Several algorithms were developed to improve CMP stacking and enhance resolution
of stacked sections by reducing stretching effects.
Claerbout (1992) described inverse NMO stack, which recasts
NMO correction and stacking as an inversion process in the constant velocity case. This approach
combines conventional NMO and stack into one step by solving a set of simultaneous equations using
iterative least-squares optimization. Sun (1997) extended Claerbout's idea to the case of depth-variable
velocity. The inverse NMO stack operator applied depends on hyperbolic moveout relation and can
be employed to remove non-hyperbolic events and random noise. Trickett (2003) uses a variation of
Claerbout's inverse NMO stack in his stretch-free stacking method to avoid “NMO stretch".

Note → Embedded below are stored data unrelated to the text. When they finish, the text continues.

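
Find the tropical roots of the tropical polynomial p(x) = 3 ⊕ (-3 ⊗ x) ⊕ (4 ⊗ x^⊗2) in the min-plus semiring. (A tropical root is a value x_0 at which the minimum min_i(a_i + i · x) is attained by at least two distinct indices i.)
Roots: {-7, 6}

Each tropical root is a break point of the lower envelope of the lines y = a_i + i · x (there are 3 lines, with slopes 0, 1, ..., 2). Only the lines that attain the minimum somewhere contribute to roots; other lines are dominated. Here the surviving (envelope) indices are i = 2, i = 1, i = 0.
Intersections between consecutive envelope lines give the roots: for adjacent envelope indices i < j the intersection is x = (a_i − a_j) / (j − i). Reading off the sorted break points: {-7, 6}.
Verification: at each break x_0, at least two indices attain the minimum of min_i(a_i + i · x_0).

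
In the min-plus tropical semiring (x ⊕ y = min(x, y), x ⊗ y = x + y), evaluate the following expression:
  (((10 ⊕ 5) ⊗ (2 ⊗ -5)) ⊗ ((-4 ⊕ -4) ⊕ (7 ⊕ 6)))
(((10 ⊕ 5) ⊗ (2 ⊗ -5)) ⊗ ((-4 ⊕ -4) ⊕ (7 ⊕ 6))) = -2

Expand innermost to outermost. Recall ⊕ takes the minimum of its arguments and ⊗ takes their sum. Working out the expression (((10 ⊕ 5) ⊗ (2 ⊗ -5)) ⊗ ((-4 ⊕ -4) ⊕ (7 ⊕ 6))) gives -2.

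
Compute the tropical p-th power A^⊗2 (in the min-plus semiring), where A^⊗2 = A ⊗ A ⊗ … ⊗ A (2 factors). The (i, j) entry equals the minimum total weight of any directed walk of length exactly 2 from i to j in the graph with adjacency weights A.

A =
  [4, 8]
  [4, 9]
A^⊗2 =
  [8, 12]
  [8, 12]

Each entry (A^⊗2)_ij equals the minimum over all length-2 walks i = v_0 → v_1 → … → v_2 = j of Σ_t A[v_t][v_{t+1}]. For example, for (i, j) = (0, 1) we minimise over 2 possible intermediate vertex sequences; the minimum is 12, attained along the walk 0 → 0 → 1.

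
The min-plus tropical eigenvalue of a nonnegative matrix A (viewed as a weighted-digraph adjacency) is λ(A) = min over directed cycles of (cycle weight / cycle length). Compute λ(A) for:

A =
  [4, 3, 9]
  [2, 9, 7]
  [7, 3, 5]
λ(A) = 5/2

Enumerate directed cycles and compute their means (weight / length). Sample:
  cycle 0 → 0: weight = 4, length = 1, mean = 4/1 ≈ 4.000
  cycle 1 → 1: weight = 9, length = 1, mean = 9/1 ≈ 9.000
  cycle 2 → 2: weight = 5, length = 1, mean = 5/1 ≈ 5.000
  cycle 0 → 1 → 0: weight = 5, length = 2, mean = 5/2 ≈ 2.500
  cycle 0 → 2 → 0: weight = 16, length = 2, mean = 16/2 ≈ 8.000
  cycle 1 → 0 → 1: weight = 5, length = 2, mean = 5/2 ≈ 2.500
Minimum mean = 2.500, attained e.g. along the cycle 0 → 1 → 0 with weight 5 and length 2. So λ(A) = 5/2 = 5/2.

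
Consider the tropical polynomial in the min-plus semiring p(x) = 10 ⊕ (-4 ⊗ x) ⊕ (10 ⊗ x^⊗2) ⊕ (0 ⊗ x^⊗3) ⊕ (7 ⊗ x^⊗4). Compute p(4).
p(4) = 0

A tropical monomial a ⊗ x^⊗i evaluates to a + i · x. Evaluating each term at x = 4:
  Term 0 contributes 10 + 0 · 4 = 10
  Term 1 contributes -4 + 1 · 4 = 0
  Term 2 contributes 10 + 2 · 4 = 18
  Term 3 contributes 0 + 3 · 4 = 12
  Term 4 contributes 7 + 4 · 4 = 23
p(4) = ⊕ of these = min[10, 0, 18, 12, 23] = 0.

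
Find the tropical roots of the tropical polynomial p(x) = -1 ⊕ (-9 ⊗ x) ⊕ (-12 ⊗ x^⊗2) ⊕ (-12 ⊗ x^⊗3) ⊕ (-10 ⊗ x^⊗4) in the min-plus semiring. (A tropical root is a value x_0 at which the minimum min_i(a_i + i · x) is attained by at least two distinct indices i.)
Roots: {-2, 0, 3, 8}

Each tropical root is a break point of the lower envelope of the lines y = a_i + i · x (there are 5 lines, with slopes 0, 1, ..., 4). Only the lines that attain the minimum somewhere contribute to roots; other lines are dominated. Here the surviving (envelope) indices are i = 4, i = 3, i = 2, i = 1, i = 0.
Intersections between consecutive envelope lines give the roots: for adjacent envelope indices i < j the intersection is x = (a_i − a_j) / (j − i). Reading off the sorted break points: {-2, 0, 3, 8}.
Verification: at each break x_0, at least two indices attain the minimum of min_i(a_i + i · x_0).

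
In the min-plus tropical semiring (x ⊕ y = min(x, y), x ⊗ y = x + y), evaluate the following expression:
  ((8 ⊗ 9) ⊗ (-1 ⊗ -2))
((8 ⊗ 9) ⊗ (-1 ⊗ -2)) = 14

Expand innermost to outermost. Recall ⊕ takes the minimum of its arguments and ⊗ takes their sum. Working out the expression ((8 ⊗ 9) ⊗ (-1 ⊗ -2)) gives 14.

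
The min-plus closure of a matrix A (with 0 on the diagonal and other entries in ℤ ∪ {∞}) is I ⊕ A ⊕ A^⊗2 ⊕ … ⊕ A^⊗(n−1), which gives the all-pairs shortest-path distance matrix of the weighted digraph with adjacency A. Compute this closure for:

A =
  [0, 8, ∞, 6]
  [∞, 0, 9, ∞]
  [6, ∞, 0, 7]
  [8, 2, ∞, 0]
Closure =
  [0, 8, 17, 6]
  [15, 0, 9, 16]
  [6, 9, 0, 7]
  [8, 2, 11, 0]

This is the Floyd-Warshall all-pairs shortest-path computation. For each intermediate vertex k = 0, 1, …, 3, update dist[i][j] ← min(dist[i][j], dist[i][k] + dist[k][j]). The final matrix gives, for each (i, j), the minimum total weight of any directed path from i to j (possibly empty when i = j).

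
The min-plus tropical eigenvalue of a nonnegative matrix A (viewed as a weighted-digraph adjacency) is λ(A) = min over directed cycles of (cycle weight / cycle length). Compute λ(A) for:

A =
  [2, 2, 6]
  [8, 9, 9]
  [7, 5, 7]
λ(A) = 2

Enumerate directed cycles and compute their means (weight / length). Sample:
  cycle 0 → 0: weight = 2, length = 1, mean = 2/1 ≈ 2.000
  cycle 1 → 1: weight = 9, length = 1, mean = 9/1 ≈ 9.000
  cycle 2 → 2: weight = 7, length = 1, mean = 7/1 ≈ 7.000
  cycle 0 → 1 → 0: weight = 10, length = 2, mean = 10/2 ≈ 5.000
  cycle 0 → 2 → 0: weight = 13, length = 2, mean = 13/2 ≈ 6.500
  cycle 1 → 0 → 1: weight = 10, length = 2, mean = 10/2 ≈ 5.000
Minimum mean = 2.000, attained e.g. along the cycle 0 → 0 with weight 2 and length 1. So λ(A) = 2/1 = 2.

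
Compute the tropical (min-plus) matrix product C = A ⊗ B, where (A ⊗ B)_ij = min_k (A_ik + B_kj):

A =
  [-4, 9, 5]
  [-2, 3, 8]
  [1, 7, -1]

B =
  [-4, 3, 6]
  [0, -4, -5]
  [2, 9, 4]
A ⊗ B =
  [-8, -1, 2]
  [-6, -1, -2]
  [-3, 3, 2]

Apply the min-plus product entry-by-entry:
  C[0][0] = min over k of (A[0][0] + B[0][0] = -4 + -4 = -8, A[0][1] + B[1][0] = 9 + 0 = 9, A[0][2] + B[2][0] = 5 + 2 = 7) = -8 (attained at k = 0)
  C[0][1] = min over k of (A[0][0] + B[0][1] = -4 + 3 = -1, A[0][1] + B[1][1] = 9 + -4 = 5, A[0][2] + B[2][1] = 5 + 9 = 14) = -1 (attained at k = 0)
  C[0][2] = min over k of (A[0][0] + B[0][2] = -4 + 6 = 2, A[0][1] + B[1][2] = 9 + -5 = 4, A[0][2] + B[2][2] = 5 + 4 = 9) = 2 (attained at k = 0)
  C[1][0] = min over k of (A[1][0] + B[0][0] = -2 + -4 = -6, A[1][1] + B[1][0] = 3 + 0 = 3, A[1][2] + B[2][0] = 8 + 2 = 10) = -6 (attained at k = 0)
  C[1][1] = min over k of (A[1][0] + B[0][1] = -2 + 3 = 1, A[1][1] + B[1][1] = 3 + -4 = -1, A[1][2] + B[2][1] = 8 + 9 = 17) = -1 (attained at k = 1)
  C[1][2] = min over k of (A[1][0] + B[0][2] = -2 + 6 = 4, A[1][1] + B[1][2] = 3 + -5 = -2, A[1][2] + B[2][2] = 8 + 4 = 12) = -2 (attained at k = 1)
  C[2][0] = min over k of (A[2][0] + B[0][0] = 1 + -4 = -3, A[2][1] + B[1][0] = 7 + 0 = 7, A[2][2] + B[2][0] = -1 + 2 = 1) = -3 (attained at k = 0)
  C[2][1] = min over k of (A[2][0] + B[0][1] = 1 + 3 = 4, A[2][1] + B[1][1] = 7 + -4 = 3, A[2][2] + B[2][1] = -1 + 9 = 8) = 3 (attained at k = 1)
  C[2][2] = min over k of (A[2][0] + B[0][2] = 1 + 6 = 7, A[2][1] + B[1][2] = 7 + -5 = 2, A[2][2] + B[2][2] = -1 + 4 = 3) = 2 (attained at k = 1)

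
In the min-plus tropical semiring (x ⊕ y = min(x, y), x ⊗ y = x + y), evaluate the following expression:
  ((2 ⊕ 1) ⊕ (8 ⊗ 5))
((2 ⊕ 1) ⊕ (8 ⊗ 5)) = 1

Expand innermost to outermost. Recall ⊕ takes the minimum of its arguments and ⊗ takes their sum. Working out the expression ((2 ⊕ 1) ⊕ (8 ⊗ 5)) gives 1.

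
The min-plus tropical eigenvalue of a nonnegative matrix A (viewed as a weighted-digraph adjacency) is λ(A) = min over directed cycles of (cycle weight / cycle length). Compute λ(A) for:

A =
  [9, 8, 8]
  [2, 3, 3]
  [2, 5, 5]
λ(A) = 3

Enumerate directed cycles and compute their means (weight / length). Sample:
  cycle 0 → 0: weight = 9, length = 1, mean = 9/1 ≈ 9.000
  cycle 1 → 1: weight = 3, length = 1, mean = 3/1 ≈ 3.000
  cycle 2 → 2: weight = 5, length = 1, mean = 5/1 ≈ 5.000
  cycle 0 → 1 → 0: weight = 10, length = 2, mean = 10/2 ≈ 5.000
  cycle 0 → 2 → 0: weight = 10, length = 2, mean = 10/2 ≈ 5.000
  cycle 1 → 0 → 1: weight = 10, length = 2, mean = 10/2 ≈ 5.000
Minimum mean = 3.000, attained e.g. along the cycle 1 → 1 with weight 3 and length 1. So λ(A) = 3/1 = 3.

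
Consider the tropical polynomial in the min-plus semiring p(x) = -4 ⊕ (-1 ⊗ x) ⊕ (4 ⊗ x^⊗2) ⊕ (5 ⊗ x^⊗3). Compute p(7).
p(7) = -4

A tropical monomial a ⊗ x^⊗i evaluates to a + i · x. Evaluating each term at x = 7:
  Term 0 contributes -4 + 0 · 7 = -4
  Term 1 contributes -1 + 1 · 7 = 6
  Term 2 contributes 4 + 2 · 7 = 18
  Term 3 contributes 5 + 3 · 7 = 26
p(7) = ⊕ of these = min[-4, 6, 18, 26] = -4.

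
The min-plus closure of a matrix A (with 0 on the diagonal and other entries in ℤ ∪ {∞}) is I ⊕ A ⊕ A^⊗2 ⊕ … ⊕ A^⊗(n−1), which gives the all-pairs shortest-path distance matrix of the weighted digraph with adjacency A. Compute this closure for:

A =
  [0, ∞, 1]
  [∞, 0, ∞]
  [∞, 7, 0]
Closure =
  [0, 8, 1]
  [∞, 0, ∞]
  [∞, 7, 0]

This is the Floyd-Warshall all-pairs shortest-path computation. For each intermediate vertex k = 0, 1, …, 2, update dist[i][j] ← min(dist[i][j], dist[i][k] + dist[k][j]). The final matrix gives, for each (i, j), the minimum total weight of any directed path from i to j (possibly empty when i = j).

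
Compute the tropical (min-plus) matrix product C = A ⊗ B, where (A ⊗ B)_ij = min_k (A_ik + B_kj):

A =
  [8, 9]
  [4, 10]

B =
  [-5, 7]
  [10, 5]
A ⊗ B =
  [3, 14]
  [-1, 11]

Apply the min-plus product entry-by-entry:
  C[0][0] = min over k of (A[0][0] + B[0][0] = 8 + -5 = 3, A[0][1] + B[1][0] = 9 + 10 = 19) = 3 (attained at k = 0)
  C[0][1] = min over k of (A[0][0] + B[0][1] = 8 + 7 = 15, A[0][1] + B[1][1] = 9 + 5 = 14) = 14 (attained at k = 1)
  C[1][0] = min over k of (A[1][0] + B[0][0] = 4 + -5 = -1, A[1][1] + B[1][0] = 10 + 10 = 20) = -1 (attained at k = 0)
  C[1][1] = min over k of (A[1][0] + B[0][1] = 4 + 7 = 11, A[1][1] + B[1][1] = 10 + 5 = 15) = 11 (attained at k = 0)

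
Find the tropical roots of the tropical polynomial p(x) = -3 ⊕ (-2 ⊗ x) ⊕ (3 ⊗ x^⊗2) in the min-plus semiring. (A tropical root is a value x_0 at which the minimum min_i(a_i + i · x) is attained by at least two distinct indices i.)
Roots: {-5, -1}

Each tropical root is a break point of the lower envelope of the lines y = a_i + i · x (there are 3 lines, with slopes 0, 1, ..., 2). Only the lines that attain the minimum somewhere contribute to roots; other lines are dominated. Here the surviving (envelope) indices are i = 2, i = 1, i = 0.
Intersections between consecutive envelope lines give the roots: for adjacent envelope indices i < j the intersection is x = (a_i − a_j) / (j − i). Reading off the sorted break points: {-5, -1}.
Verification: at each break x_0, at least two indices attain the minimum of min_i(a_i + i · x_0).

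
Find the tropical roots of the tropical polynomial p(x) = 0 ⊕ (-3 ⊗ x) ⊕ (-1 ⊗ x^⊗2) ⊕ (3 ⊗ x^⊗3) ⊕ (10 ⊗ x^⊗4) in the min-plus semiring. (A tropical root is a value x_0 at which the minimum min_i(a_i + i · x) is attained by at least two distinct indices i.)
Roots: {-7, -4, -2, 3}

Each tropical root is a break point of the lower envelope of the lines y = a_i + i · x (there are 5 lines, with slopes 0, 1, ..., 4). Only the lines that attain the minimum somewhere contribute to roots; other lines are dominated. Here the surviving (envelope) indices are i = 4, i = 3, i = 2, i = 1, i = 0.
Intersections between consecutive envelope lines give the roots: for adjacent envelope indices i < j the intersection is x = (a_i − a_j) / (j − i). Reading off the sorted break points: {-7, -4, -2, 3}.
Verification: at each break x_0, at least two indices attain the minimum of min_i(a_i + i · x_0).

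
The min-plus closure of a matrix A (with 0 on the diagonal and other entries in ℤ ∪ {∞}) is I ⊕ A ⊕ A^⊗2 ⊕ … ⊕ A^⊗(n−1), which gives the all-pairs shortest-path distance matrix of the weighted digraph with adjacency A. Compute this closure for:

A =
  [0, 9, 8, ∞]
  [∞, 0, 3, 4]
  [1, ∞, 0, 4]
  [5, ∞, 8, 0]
Closure =
  [0, 9, 8, 12]
  [4, 0, 3, 4]
  [1, 10, 0, 4]
  [5, 14, 8, 0]

This is the Floyd-Warshall all-pairs shortest-path computation. For each intermediate vertex k = 0, 1, …, 3, update dist[i][j] ← min(dist[i][j], dist[i][k] + dist[k][j]). The final matrix gives, for each (i, j), the minimum total weight of any directed path from i to j (possibly empty when i = j).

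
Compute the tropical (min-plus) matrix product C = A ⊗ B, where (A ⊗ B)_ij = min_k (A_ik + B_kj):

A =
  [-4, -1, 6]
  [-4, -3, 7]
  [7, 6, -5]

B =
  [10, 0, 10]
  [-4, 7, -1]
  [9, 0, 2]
A ⊗ B =
  [-5, -4, -2]
  [-7, -4, -4]
  [2, -5, -3]

Apply the min-plus product entry-by-entry:
  C[0][0] = min over k of (A[0][0] + B[0][0] = -4 + 10 = 6, A[0][1] + B[1][0] = -1 + -4 = -5, A[0][2] + B[2][0] = 6 + 9 = 15) = -5 (attained at k = 1)
  C[0][1] = min over k of (A[0][0] + B[0][1] = -4 + 0 = -4, A[0][1] + B[1][1] = -1 + 7 = 6, A[0][2] + B[2][1] = 6 + 0 = 6) = -4 (attained at k = 0)
  C[0][2] = min over k of (A[0][0] + B[0][2] = -4 + 10 = 6, A[0][1] + B[1][2] = -1 + -1 = -2, A[0][2] + B[2][2] = 6 + 2 = 8) = -2 (attained at k = 1)
  C[1][0] = min over k of (A[1][0] + B[0][0] = -4 + 10 = 6, A[1][1] + B[1][0] = -3 + -4 = -7, A[1][2] + B[2][0] = 7 + 9 = 16) = -7 (attained at k = 1)
  C[1][1] = min over k of (A[1][0] + B[0][1] = -4 + 0 = -4, A[1][1] + B[1][1] = -3 + 7 = 4, A[1][2] + B[2][1] = 7 + 0 = 7) = -4 (attained at k = 0)
  C[1][2] = min over k of (A[1][0] + B[0][2] = -4 + 10 = 6, A[1][1] + B[1][2] = -3 + -1 = -4, A[1][2] + B[2][2] = 7 + 2 = 9) = -4 (attained at k = 1)
  C[2][0] = min over k of (A[2][0] + B[0][0] = 7 + 10 = 17, A[2][1] + B[1][0] = 6 + -4 = 2, A[2][2] + B[2][0] = -5 + 9 = 4) = 2 (attained at k = 1)
  C[2][1] = min over k of (A[2][0] + B[0][1] = 7 + 0 = 7, A[2][1] + B[1][1] = 6 + 7 = 13, A[2][2] + B[2][1] = -5 + 0 = -5) = -5 (attained at k = 2)
  C[2][2] = min over k of (A[2][0] + B[0][2] = 7 + 10 = 17, A[2][1] + B[1][2] = 6 + -1 = 5, A[2][2] + B[2][2] = -5 + 2 = -3) = -3 (attained at k = 2)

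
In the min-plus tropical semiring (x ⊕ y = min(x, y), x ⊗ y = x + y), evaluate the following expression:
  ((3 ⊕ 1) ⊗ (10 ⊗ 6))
((3 ⊕ 1) ⊗ (10 ⊗ 6)) = 17

Expand innermost to outermost. Recall ⊕ takes the minimum of its arguments and ⊗ takes their sum. Working out the expression ((3 ⊕ 1) ⊗ (10 ⊗ 6)) gives 17.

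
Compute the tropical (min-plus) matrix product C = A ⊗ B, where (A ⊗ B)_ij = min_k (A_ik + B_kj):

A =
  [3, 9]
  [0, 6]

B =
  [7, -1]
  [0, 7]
A ⊗ B =
  [9, 2]
  [6, -1]

Apply the min-plus product entry-by-entry:
  C[0][0] = min over k of (A[0][0] + B[0][0] = 3 + 7 = 10, A[0][1] + B[1][0] = 9 + 0 = 9) = 9 (attained at k = 1)
  C[0][1] = min over k of (A[0][0] + B[0][1] = 3 + -1 = 2, A[0][1] + B[1][1] = 9 + 7 = 16) = 2 (attained at k = 0)
  C[1][0] = min over k of (A[1][0] + B[0][0] = 0 + 7 = 7, A[1][1] + B[1][0] = 6 + 0 = 6) = 6 (attained at k = 1)
  C[1][1] = min over k of (A[1][0] + B[0][1] = 0 + -1 = -1, A[1][1] + B[1][1] = 6 + 7 = 13) = -1 (attained at k = 0)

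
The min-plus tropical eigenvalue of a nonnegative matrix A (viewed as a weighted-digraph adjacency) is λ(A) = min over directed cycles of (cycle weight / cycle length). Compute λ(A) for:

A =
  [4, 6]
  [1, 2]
λ(A) = 2

Enumerate directed cycles and compute their means (weight / length). Sample:
  cycle 0 → 0: weight = 4, length = 1, mean = 4/1 ≈ 4.000
  cycle 1 → 1: weight = 2, length = 1, mean = 2/1 ≈ 2.000
  cycle 0 → 1 → 0: weight = 7, length = 2, mean = 7/2 ≈ 3.500
  cycle 1 → 0 → 1: weight = 7, length = 2, mean = 7/2 ≈ 3.500
Minimum mean = 2.000, attained e.g. along the cycle 1 → 1 with weight 2 and length 1. So λ(A) = 2/1 = 2.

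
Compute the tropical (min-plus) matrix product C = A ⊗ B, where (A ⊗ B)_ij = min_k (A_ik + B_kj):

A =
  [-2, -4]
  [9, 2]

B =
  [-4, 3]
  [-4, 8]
A ⊗ B =
  [-8, 1]
  [-2, 10]

Apply the min-plus product entry-by-entry:
  C[0][0] = min over k of (A[0][0] + B[0][0] = -2 + -4 = -6, A[0][1] + B[1][0] = -4 + -4 = -8) = -8 (attained at k = 1)
  C[0][1] = min over k of (A[0][0] + B[0][1] = -2 + 3 = 1, A[0][1] + B[1][1] = -4 + 8 = 4) = 1 (attained at k = 0)
  C[1][0] = min over k of (A[1][0] + B[0][0] = 9 + -4 = 5, A[1][1] + B[1][0] = 2 + -4 = -2) = -2 (attained at k = 1)
  C[1][1] = min over k of (A[1][0] + B[0][1] = 9 + 3 = 12, A[1][1] + B[1][1] = 2 + 8 = 10) = 10 (attained at k = 1)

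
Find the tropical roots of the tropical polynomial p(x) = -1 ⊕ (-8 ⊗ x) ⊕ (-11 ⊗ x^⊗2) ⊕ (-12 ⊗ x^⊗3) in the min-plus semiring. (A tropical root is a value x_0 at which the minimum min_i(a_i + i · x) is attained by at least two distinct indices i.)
Roots: {1, 3, 7}

Each tropical root is a break point of the lower envelope of the lines y = a_i + i · x (there are 4 lines, with slopes 0, 1, ..., 3). Only the lines that attain the minimum somewhere contribute to roots; other lines are dominated. Here the surviving (envelope) indices are i = 3, i = 2, i = 1, i = 0.
Intersections between consecutive envelope lines give the roots: for adjacent envelope indices i < j the intersection is x = (a_i − a_j) / (j − i). Reading off the sorted break points: {1, 3, 7}.
Verification: at each break x_0, at least two indices attain the minimum of min_i(a_i + i · x_0).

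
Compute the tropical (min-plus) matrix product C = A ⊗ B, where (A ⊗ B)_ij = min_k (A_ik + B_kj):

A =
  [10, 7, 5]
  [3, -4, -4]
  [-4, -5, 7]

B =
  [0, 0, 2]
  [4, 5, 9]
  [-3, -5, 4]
A ⊗ B =
  [2, 0, 9]
  [-7, -9, 0]
  [-4, -4, -2]

Apply the min-plus product entry-by-entry:
  C[0][0] = min over k of (A[0][0] + B[0][0] = 10 + 0 = 10, A[0][1] + B[1][0] = 7 + 4 = 11, A[0][2] + B[2][0] = 5 + -3 = 2) = 2 (attained at k = 2)
  C[0][1] = min over k of (A[0][0] + B[0][1] = 10 + 0 = 10, A[0][1] + B[1][1] = 7 + 5 = 12, A[0][2] + B[2][1] = 5 + -5 = 0) = 0 (attained at k = 2)
  C[0][2] = min over k of (A[0][0] + B[0][2] = 10 + 2 = 12, A[0][1] + B[1][2] = 7 + 9 = 16, A[0][2] + B[2][2] = 5 + 4 = 9) = 9 (attained at k = 2)
  C[1][0] = min over k of (A[1][0] + B[0][0] = 3 + 0 = 3, A[1][1] + B[1][0] = -4 + 4 = 0, A[1][2] + B[2][0] = -4 + -3 = -7) = -7 (attained at k = 2)
  C[1][1] = min over k of (A[1][0] + B[0][1] = 3 + 0 = 3, A[1][1] + B[1][1] = -4 + 5 = 1, A[1][2] + B[2][1] = -4 + -5 = -9) = -9 (attained at k = 2)
  C[1][2] = min over k of (A[1][0] + B[0][2] = 3 + 2 = 5, A[1][1] + B[1][2] = -4 + 9 = 5, A[1][2] + B[2][2] = -4 + 4 = 0) = 0 (attained at k = 2)
  C[2][0] = min over k of (A[2][0] + B[0][0] = -4 + 0 = -4, A[2][1] + B[1][0] = -5 + 4 = -1, A[2][2] + B[2][0] = 7 + -3 = 4) = -4 (attained at k = 0)
  C[2][1] = min over k of (A[2][0] + B[0][1] = -4 + 0 = -4, A[2][1] + B[1][1] = -5 + 5 = 0, A[2][2] + B[2][1] = 7 + -5 = 2) = -4 (attained at k = 0)
  C[2][2] = min over k of (A[2][0] + B[0][2] = -4 + 2 = -2, A[2][1] + B[1][2] = -5 + 9 = 4, A[2][2] + B[2][2] = 7 + 4 = 11) = -2 (attained at k = 0)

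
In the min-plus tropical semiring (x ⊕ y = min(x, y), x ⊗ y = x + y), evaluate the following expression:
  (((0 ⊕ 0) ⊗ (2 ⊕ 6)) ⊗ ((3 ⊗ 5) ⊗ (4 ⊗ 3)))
(((0 ⊕ 0) ⊗ (2 ⊕ 6)) ⊗ ((3 ⊗ 5) ⊗ (4 ⊗ 3))) = 17

Expand innermost to outermost. Recall ⊕ takes the minimum of its arguments and ⊗ takes their sum. Working out the expression (((0 ⊕ 0) ⊗ (2 ⊕ 6)) ⊗ ((3 ⊗ 5) ⊗ (4 ⊗ 3))) gives 17.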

Trickett's results tend to be higher frequency but noisier
than a conventional stack. Multiple other algorithms have been proposed that aim to reduce
NMO stretching effects (Byun and Nelan, 1997; Rupert and Chun, 1975; Zhang et al., 2013; Masoomzadeh et al., 2010; Perroud and Tygel, 2004; Hilterman and Schuyver, 2003; Hicks, 2001; Kazemi and Siahkoohi, 2011).
Wisecup (1998) introduced random sample interval imaging (RSI
), which
maps the CMP gather into the “after NMO space” using the exact moveout times and no
interpolation. The NMO-corrected values are collected in the stack, rather than
summed, where the input sample values are mapped to their correct time values in the stack.
Shatilo and Aminzadeh (2000) proposed a constant NMO correction strategy, which applies a constant NMO shift
within a finite time interval that is equal to the wavelet length of a trace. This approach eliminates wavelet
stretch and preserves higher frequencies than the conventional method, resulting in a higher resolution stack. However,
samples that exist in overlapping time windows are used twice during the correction, resulting in
an amplitude distortion. Stark (2013) discussed the idea of signal recovery beyond the conventional Nyquist
frequency using an approach similar to the RSI
algorithm. The method proposed is an output-driven process,
where the stack is defined as a merge trace and has a potentially higher sampling rate than the input
traces. Using this approach, the final stacked sections are not necessarily limited to the data-collected Nyquist frequencies.
More recently, Ma et al. (2015) proposed a stacking technique based
on a sparse inversion algorithm that computes the stack directly from a CMP gather by solving an optimization
problem using principles of compressive sensing. This method eliminates the stretch effect of conventional
CMP stacking and improves resolution in the stacked section. Silva et al. (2015) introduced a recursive stacking approach using local slopes to compute a stack without stretching effects. In our previous work (Regimbal and Fomel, 2015), we proposed a method that
computed NMO and stack in an iterative fashion using shaping regularization to achieve a higher resolution
stack that avoids the effects of “NMO stretch".
In this paper, we extend the method of shaping NMO stack (Regimbal and Fomel, 2015) further by introducing recursive stacking using plane-wave construction (PWC) (Fomel and Guitton, 2006) in the backward operator of the shaping regularization scheme (Fomel, 2007). PWC stacking is equivalent to computing the zero scale of the seislet transform (Fomel and Liu, 2010). Shaping regularization implies a mapping of the input model to a space of acceptable models. The shaping operator is integrated in an iterative inversion algorithm and provides explicit control on the estimation result. We start by reviewing shaping regularization in the context of NMO and stack and define the operators used in recursive PWC stacking. We test this approach on synthetic examples to demonstrate the algorithm's ability to minimize stretching effects and improve resolution. We then apply this method to a 2-D field dataset from the North Sea and achieve noticeable resolution improvements in the stacked section in comparison with conventional NMO stack.